Lagman Carlito, Nagasawa Daniel T, Sheppard John P, Jacky Chen Cheng Hao, Nguyen Thien, Prashant Giyarpuram N, Niu Tianyi, Tucker Alexander M, Kim Won, Pouratian Nader, Kaldas Fady M, Busuttil Ronald W, Yang Isaac
Department of Neurosurgery, Ronald Reagan UCLA Medical Center, Los Angeles, California, USA.
Department of Surgery, Ronald Reagan UCLA Medical Center, Los Angeles, California, USA.
World Neurosurg. 2018 May;113:e320-e327. doi: 10.1016/j.wneu.2018.02.025. Epub 2018 Feb 13.
To determine if end-stage liver disease (ESLD) in patients with intracranial hemorrhage (ICH) is associated with increased mortality.
This single-center, retrospective cohort study included 53 patients (33 in ESLD cohort and 20 in non-ESLD cohort) who received neurosurgical care between 2006 and 2017. ESLD was defined clinically as severely impaired liver function and at least 1 major complication of liver failure. The primary outcome was mortality.
Overall, in-hospital, and 30-day mortality rates were higher in the ESLD cohort versus the non-ESLD cohort (79 vs. 30%, 79 vs. 20%, and 64 vs. 25%, all P ≤ 0.01). We identified a significant difference in overall survival between ESLD and non-ESLD cohorts on Kaplan-Meier analysis (P = 0.004 with log-rank and Wilcoxon tests). Odds of overall, in-hospital, and 30-day mortality in the ESLD cohort were 8.67 (95% confidence interval [CI], 2.44-30.84), 14.86 (95% CI, 3.75-58.90), and 5.25 (95% CI, 1.53-18.08). Other predictors of overall mortality included primary admission diagnosis of liver disease (odds ratio [OR] = 9.60; 95% CI, 3.75-58.90), higher Child-Pugh (OR = 1.64; 95% CI, 2.66-34.67) and Model for End-Stage Liver Disease (OR = 1.12; 95% CI, 1.04-1.20) scores, lower Glasgow Coma Scale score (OR = 0.73; 95% CI, 0.61-0.88), ICH that developed in the hospital (OR = 4.11; 95% CI, 1.21-13.98), and intraparenchymal hemorrhage (OR = 9.23; 95% CI, 1.72-49.56).

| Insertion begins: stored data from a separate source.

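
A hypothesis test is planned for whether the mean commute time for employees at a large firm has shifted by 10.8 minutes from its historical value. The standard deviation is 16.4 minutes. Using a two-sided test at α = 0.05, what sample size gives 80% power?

For a one-sample z-test, n = ((z_{α/2} + z_β)·σ/δ)².
z_{α/2} = 1.960 (two-sided α = 0.05); z_β = 0.842 (power 80% → β = 0.2).
n = (2.802 × 16.4 / 10.8)² = 18.10
Round up: n = 19.

n = 19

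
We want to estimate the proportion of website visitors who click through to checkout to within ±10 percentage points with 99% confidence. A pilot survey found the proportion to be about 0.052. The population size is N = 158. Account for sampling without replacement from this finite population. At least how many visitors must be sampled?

28

For a proportion with margin E = 0.1 at 99% confidence, z = 2.576.
n = p̂(1−p̂)(z/E)² = 0.052 × 0.948 × (2.576/0.1)² = 32.71 — call this n₀.
Finite-population correction with N = 158: n = n₀ / (1 + (n₀−1)/N) = 32.71 / 1.201 = 27.24
Round up: n = 28.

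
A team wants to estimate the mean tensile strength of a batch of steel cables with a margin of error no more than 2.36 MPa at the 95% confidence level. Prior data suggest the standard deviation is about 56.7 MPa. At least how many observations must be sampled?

2218

For a mean, the margin of error is E = z·σ/√n, so n = (zσ/E)².
At 95% confidence, z = 1.960.
n = (1.960 × 56.7 / 2.36)² = 2217.45
Round up: n = 2218.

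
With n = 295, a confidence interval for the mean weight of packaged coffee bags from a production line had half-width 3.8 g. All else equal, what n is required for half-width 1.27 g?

2642

Margin of error scales as 1/√n, so n₂ = n₁·(E₁/E₂)².
n₂ = 295 × (3.8/1.27)² = 295 × 8.953 = 2641.13
Round up: n₂ = 2642.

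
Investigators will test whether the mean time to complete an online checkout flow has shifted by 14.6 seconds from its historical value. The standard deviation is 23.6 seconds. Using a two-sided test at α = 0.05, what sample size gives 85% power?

For a one-sample z-test, n = ((z_{α/2} + z_β)·σ/δ)².
z_{α/2} = 1.960 (two-sided α = 0.05); z_β = 1.036 (power 85% → β = 0.15).
n = (2.996 × 23.6 / 14.6)² = 23.45
Round up: n = 24.

24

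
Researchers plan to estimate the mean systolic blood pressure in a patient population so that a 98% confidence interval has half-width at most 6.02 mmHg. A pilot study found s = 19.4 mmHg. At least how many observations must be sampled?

For a mean, the margin of error is E = z·σ/√n, so n = (zσ/E)².
At 98% confidence, z = 2.326.
n = (2.326 × 19.4 / 6.02)² = 56.19
Round up: n = 57.

57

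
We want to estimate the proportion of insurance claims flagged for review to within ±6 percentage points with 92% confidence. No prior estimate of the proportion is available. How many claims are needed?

213

For a proportion with margin E = 0.06 at 92% confidence, z = 1.751.
With no prior estimate, use p = 0.5, which maximizes p(1−p) at 0.25.
n = 0.25 × (z/E)² = 0.25 × (1.751/0.06)² = 212.92
Round up: n = 213.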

ESLD in patients with ICH is associated with increased mortality.
确定颅内出血(ICH)患者的终末期肝病(ESLD)是否与死亡率增加相关。
这项单中心回顾性队列研究纳入了2006年至2017年间接受神经外科治疗的53例患者(ESLD队列33例,非ESLD队列20例)。ESLD临床定义为肝功能严重受损且至少有1项肝功能衰竭主要并发症。主要结局为死亡率。
总体而言,ESLD队列的院内死亡率和30天死亡率均高于非ESLD队列(分别为79%对30%、79%对20%、64%对25%,P均≤0.01)。Kaplan-Meier分析显示ESLD和非ESLD队列的总生存率存在显著差异(对数秩检验和Wilcoxon检验P = 0.004)。ESLD队列的总体、院内和30天死亡 odds 分别为8.67(95%置信区间[CI],2.44 - 30.84)、14.86(95% CI,3.75 - 58.90)和5.25(95% CI,1.53 - 18.08)。总体死亡率的其他预测因素包括肝病的初次入院诊断(比值比[OR]=9.60;95% CI,3.75 - 58.90)、更高的Child-Pugh(OR = 1.64;95% CI,2.66 - 34.67)和终末期肝病模型(OR = 1.12;95% CI,1.04 - 1.20)评分、更低的格拉斯哥昏迷量表评分(OR = 0.73;95% CI,0.61 - 0.88)、院内发生的ICH(OR = 4.11;95% CI,1.21 - 13.98)和脑实质内出血(OR = 9.23;95% CI,1.72 - 49.56)。
ICH患者的ESLD与死亡率增加相关。